2025 Susette M. Talarico Lecture
March 25 @ 2:30 pm - 3:30 pm
The Criminal Justice Studies Program and the Criminal Justice Society invite you to the
2025 Susette M. Talarico Lecture
presented by
Dr. Renee Mitchell
Co-founder and past president, American Society of Evidence-Based Policing
WHEN:
Tuesday, March 25, 2025
2:30 – 3:30 PM
WHERE:
Dean Rusk Hall
Larry Walker Room (4th Floor)
225 Herty Drive
Athens, GA 30602
View Map »
Renée J. Mitchell served in the Sacramento Police Department for twenty-two years and was a Senior Research Scientist with RTI International and a Principal Researcher of Evidence Based Policing for Axon. She is the co-founder and past president of the American Society of Evidence-Based Policing (ASEBP). She holds a BS in Psychology, a MA in Counseling Psychology, a MBA, a JD, and a PhD in Criminology from the University of Cambridge.
She was a 2009/2010 Fulbright Police Research Fellow. You can view her TEDx talks, “Research Not Riots” and “Policing Needs to Change: Trust me I’m a Cop”, where she advocates for evidence-based policing. She has taught and lectured internationally on evidence-based policing. She designed and implemented a four-week Applied Criminology and Data management Course (AC/DC) for ASEBP. The course paired practitioners with researchers and culminated in 15 successful evidence-based research projects being conducted across the country. The course teaches police leaders and researchers how to conduct rigorous field research in their own agencies. For the last decade she has worked closely with police leaders to help them use their data operationally and execute their own research projects with several presenting their work at the International Association of Police Chiefs conference. Some of the agencies she has worked with are Portland Police Bureau, Oregon, Grand Prairie Police Department, Texas, Burlington Police Department, North Carolina, Greensboro Police Department, North Carolina, and Austin Police Department, Texas.

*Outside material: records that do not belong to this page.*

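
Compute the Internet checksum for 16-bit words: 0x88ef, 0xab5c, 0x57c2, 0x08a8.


Sum all words (with carry folding):
+ 0x88ef = 0x88ef
+ 0xab5c = 0x344c
+ 0x57c2 = 0x8c0e
+ 0x08a8 = 0x94b6
One's complement: ~0x94b6
Checksum = 0x6b49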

Her research areas included evidence-based crime prevention, place-based criminology, 911 calls for service, alternative police responses, and police training. She has published her work in the Journal of Experimental Criminology, Justice Quarterly, and the Cambridge Journal of Evidence-Based Policing. Her books include Evidence Based Policing: An introduction, Implementing Evidence-Based Research: A How to Guide for Police Organizations, and Twenty-one Mental Models That Can Change Policing: A Framework for Using Data and Research for Overcoming Cognitive Bias. Her Implementing Evidence-Based Research book recently won the American Society of Criminology, Division of Policing, Outstanding Book Award for 2022.

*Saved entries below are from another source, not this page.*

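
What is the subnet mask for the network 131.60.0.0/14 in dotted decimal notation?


/14 means 14 network bits, 18 host bits
Binary: 11111111111111000000000000000000
Mask: 255.252.0.0


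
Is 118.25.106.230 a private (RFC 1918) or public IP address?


RFC 1918 private ranges:
  10.0.0.0/8 (10.0.0.0 - 10.255.255.255)
  172.16.0.0/12 (172.16.0.0 - 172.31.255.255)
  192.168.0.0/16 (192.168.0.0 - 192.168.255.255)
Public (not in any RFC 1918 range)


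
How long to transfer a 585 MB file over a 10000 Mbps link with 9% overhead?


Effective throughput = 10000 * (1 - 9/100) = 9100 Mbps
File size in Mb = 585 * 8 = 4680 Mb
Time = 4680 / 9100
Time = 0.5143 seconds


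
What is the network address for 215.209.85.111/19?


IP:   11010111.11010001.01010101.01101111
Mask: 11111111.11111111.11100000.00000000
AND operation:
Net:  11010111.11010001.01000000.00000000
Network: 215.209.64.0/19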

The Susette M. Talarico Lecture, presented by the Criminal Justice Studies Program and the Criminal Justice Society, is hosted annually in memory of Dr. Talarico, a long-time director of the Criminal Justice Studies Program. With support from the Susette M. Talarico Fund, the Criminal Justice Society, the Departments of Political Science and Sociology, this lecture series has brought practitioners and scholars to campus to speak on a wide variety of current issues in criminal justice.
The content and opinions expressed during events hosted by the School of Public & International events do not necessarily reflect the views of nor are they endorsed by the University of Georgia or the University System of Georgia.